As tais emendas parlamentares

Maurício não é filho de Maurício, é filho de Roberto. Mas traz no sobrenome a língua ferina, a contundência. Jovem ainda, Mauricio Requião, não o irmão , mas o filho do ex-governador e atual senador da república deve ser candidato a deputado, não sei se estadual ou federal, ano que vem. Advogado especialista em políticas públicas, tal qual o pai tem discurso de esquerda, embora esquerda não pareça ser . É de Maurício essa a crítica ao instituto da emenda parlamentar, com a qual eu concordo em gênero, número e grau. Diz ele, sobre o tal Orçamento Impositivo, que obriga o governo a liberar emendas parlamentares:

Você já deve ter ouvido falar do “Orçamento Impositivo”. Aquele que garante as emendas dos parlamentares. Você sabe direito do que se trata?As emendas individuais ou emendas parlamentares são, em sua definição, acréscimos ou inclusões de dotação com recursos oriundos da anulação de dotação da Reserva de Recursos, as quais têm que ser compatíveis com o Plano Plurianual do quadriênio que estão inseridas e com as demais disposições aprovadas anualmente pela Comissão Mista de Orçamento do Congresso Nacional. Em português, são verbas destinadas individualmente por cada parlamentar para determinado município”.

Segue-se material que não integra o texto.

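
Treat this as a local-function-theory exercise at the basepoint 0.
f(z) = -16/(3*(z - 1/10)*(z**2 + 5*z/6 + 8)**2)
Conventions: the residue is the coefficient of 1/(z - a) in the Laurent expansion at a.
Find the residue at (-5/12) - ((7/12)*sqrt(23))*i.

The factor z**2 + 5*z/6 + 8 splits as (z - a)(z - a') with a = (-5/12) - ((7/12)*sqrt(23))*i, a' = (-5/12) + ((7/12)*sqrt(23))*i. At the order-2 pole a set g(z) = (z - a)^2*f(z) = [-16/(3*(z - 1/10))] / (z - a')^2.
Order-2 pole: residue = g'(a); g'((-5/12) - ((7/12)*sqrt(23))*i) = (15000/368449) + ((159003960/66853965703)*sqrt(23))*i, so the residue is (15000/368449) + ((159003960/66853965703)*sqrt(23))*i.

The residue is (15000/368449) + ((159003960/66853965703)*sqrt(23))*i.


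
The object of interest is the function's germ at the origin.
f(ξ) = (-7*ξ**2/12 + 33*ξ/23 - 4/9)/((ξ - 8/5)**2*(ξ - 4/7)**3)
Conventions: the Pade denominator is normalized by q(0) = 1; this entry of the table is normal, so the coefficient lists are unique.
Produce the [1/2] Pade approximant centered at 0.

The Pade approximant has numerator coefficients [8575/9216, 11061501325/61230348288]; denominator coefficients [1, -1778017/577732, 33562649/9243712].

Taylor coefficients needed (expand at 0): a_0 = 8575/9216, a_1 = 2581075/847872, a_2 = 9029475/1507328, a_3 = 3129875/423936.
Write the denominator as Q(ξ) = 1 + q1*ξ + q2*ξ^2. Requiring Q*f - P = O(ξ^4) with deg P <= 1 kills the coefficients of ξ^2..ξ^3 in Q*f:
  ξ^2: a_2 + q1*a_1 + q2*a_0 = 0, i.e. 9029475/1507328 + (2581075/847872)*q1 + (8575/9216)*q2 = 0.
  ξ^3: a_3 + q1*a_2 + q2*a_1 = 0, i.e. 3129875/423936 + (9029475/1507328)*q1 + (2581075/847872)*q2 = 0.
Solving this linear system: q1 = -1778017/577732, q2 = 33562649/9243712.
The numerator is Q*f truncated at degree 1: P0 = a_0 = 8575/9216; P1 = a_1 + q1*a_0 = 11061501325/61230348288.


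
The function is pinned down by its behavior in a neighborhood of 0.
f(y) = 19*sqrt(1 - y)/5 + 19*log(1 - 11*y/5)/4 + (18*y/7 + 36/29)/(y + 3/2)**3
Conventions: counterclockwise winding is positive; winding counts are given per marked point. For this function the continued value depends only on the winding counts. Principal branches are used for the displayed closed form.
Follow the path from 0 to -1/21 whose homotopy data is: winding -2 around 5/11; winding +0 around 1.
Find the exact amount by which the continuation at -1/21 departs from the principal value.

The rational part is single-valued and drops out of the difference; each branch term changes only by its own monodromy.
(19/4)*log(1 - y/(5/11)): each positive loop around 5/11 adds 2*pi*i to the log, so winding -2 contributes (19/4)*(-2)*2*pi*i = -(19)*pi*i.
(19/5)*sqrt(1 - y/(1)): winding +0 is even, the square root returns to the same sheet, contribution 0.
Summing the contributions at y = -1/21 gives -(19)*pi*i.

Continued minus principal equals -(19)*pi*i.


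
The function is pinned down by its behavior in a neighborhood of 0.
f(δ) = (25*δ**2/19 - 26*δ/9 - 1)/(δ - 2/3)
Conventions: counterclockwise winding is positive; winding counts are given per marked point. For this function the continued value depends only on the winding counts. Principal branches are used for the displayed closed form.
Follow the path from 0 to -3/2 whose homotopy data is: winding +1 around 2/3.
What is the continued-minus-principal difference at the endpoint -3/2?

The function is rational, hence single-valued: continuing it around any pole returns the same value, so the difference is 0.

Continued minus principal equals 0.


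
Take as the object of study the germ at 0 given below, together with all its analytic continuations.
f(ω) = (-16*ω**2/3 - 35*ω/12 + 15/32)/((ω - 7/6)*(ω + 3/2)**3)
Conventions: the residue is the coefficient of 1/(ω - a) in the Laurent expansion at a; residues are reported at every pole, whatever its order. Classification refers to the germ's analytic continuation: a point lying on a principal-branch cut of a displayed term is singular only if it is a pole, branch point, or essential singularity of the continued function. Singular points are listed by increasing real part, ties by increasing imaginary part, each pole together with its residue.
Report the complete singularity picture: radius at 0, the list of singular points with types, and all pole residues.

Denominator factor (ω - 7/6): pole of order 1 at 7/6, modulus 7/6.
Denominator factor (ω + 3/2)^3: pole of order 3 at -3/2, modulus 3/2.
The radius of convergence is the smallest modulus among the singular points: 7/6.
At the order-3 pole -3/2 set g(ω) = (ω - (-3/2))^3*f(ω) = (-16*ω**2/3 - 35*ω/12 + 15/32)/(ω - 7/6).
Order-3 pole: residue = g''(a)/2; g''(-3/2) = 8807/8192, so the residue is 8807/16384.
At the order-1 pole 7/6 set g(ω) = (ω - (7/6))*f(ω) = (-16*ω**2/3 - 35*ω/12 + 15/32)/(ω + 3/2)**3.
Simple pole: residue = g(a) at a = 7/6, which is -8807/16384.
List the singular points by increasing real part (a conjugate pair: the negative imaginary part first).

Radius of convergence at 0: 7/6.
At -3/2: a pole of order 3; residue 8807/16384.
At 7/6: a pole of order 1; residue -8807/16384.


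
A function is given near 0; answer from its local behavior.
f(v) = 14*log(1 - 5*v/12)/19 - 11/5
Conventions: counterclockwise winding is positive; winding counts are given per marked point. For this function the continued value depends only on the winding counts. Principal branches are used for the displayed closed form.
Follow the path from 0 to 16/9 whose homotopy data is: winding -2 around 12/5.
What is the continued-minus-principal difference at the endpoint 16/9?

Continued minus principal equals -(56/19)*pi*i.

The rational part is single-valued and drops out of the difference; each branch term changes only by its own monodromy.
(14/19)*log(1 - v/(12/5)): each positive loop around 12/5 adds 2*pi*i to the log, so winding -2 contributes (14/19)*(-2)*2*pi*i = -(56/19)*pi*i.
Summing the contributions at v = 16/9 gives -(56/19)*pi*i.


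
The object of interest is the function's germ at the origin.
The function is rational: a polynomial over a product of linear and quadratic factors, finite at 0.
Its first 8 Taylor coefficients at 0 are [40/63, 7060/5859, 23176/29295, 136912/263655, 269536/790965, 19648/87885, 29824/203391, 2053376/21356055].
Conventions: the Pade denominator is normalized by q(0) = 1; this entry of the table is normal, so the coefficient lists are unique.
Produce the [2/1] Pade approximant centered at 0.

Taylor coefficients needed (read off): a_0 = 40/63, a_1 = 7060/5859, a_2 = 23176/29295, a_3 = 136912/263655.
Write the denominator as Q(μ) = 1 + q1*μ. Requiring Q*f - P = O(μ^4) with deg P <= 2 kills the coefficients of μ^3..μ^3 in Q*f:
  μ^3: a_3 + q1*a_2 = 0, i.e. 136912/263655 + (23176/29295)*q1 = 0.
Solving this linear system: q1 = -17114/26073.
The numerator is Q*f truncated at degree 2: P0 = a_0 = 40/63; P1 = a_1 + q1*a_0 = 40137100/50920569; P2 = a_2 + q1*a_1 = 143648/763808535.

The Pade approximant has numerator coefficients [40/63, 40137100/50920569, 143648/763808535]; denominator coefficients [1, -17114/26073].


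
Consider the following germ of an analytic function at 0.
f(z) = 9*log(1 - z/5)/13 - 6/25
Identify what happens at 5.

The term (9/13)*log(1 - z/(5)) has argument 1 - 5/(5) = 0 at 5: a logarithmic (infinitely-sheeted) branch point; the remaining terms are analytic or single-valued there.

The point is a logarithmic branch point.


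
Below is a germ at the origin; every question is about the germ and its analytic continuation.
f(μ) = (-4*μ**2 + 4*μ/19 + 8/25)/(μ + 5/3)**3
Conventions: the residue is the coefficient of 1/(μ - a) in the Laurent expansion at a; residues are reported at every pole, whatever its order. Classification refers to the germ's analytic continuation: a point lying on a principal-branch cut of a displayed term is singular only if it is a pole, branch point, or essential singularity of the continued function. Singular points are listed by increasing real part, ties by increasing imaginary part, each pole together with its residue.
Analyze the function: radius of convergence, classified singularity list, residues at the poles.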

A verdade verdadeira é que as emendas são moedas de troca, que permitem ao parlamentar   levar dinheiro que deveria ser de direito dos municípios diretamente para os prefeitos de suas bases eleitorais. De tal forma que tanto o presidente da república (no nosso caso atual a presidente) quanto os governadores , liberam percentuais de emendas quando querem o voto do parlamentar para seus projetos. A imoralidade está exatamente aí, na troca de favores, que no sistema político brasileiro virou prática comum, já incorporada aos costumes no jogo do poder.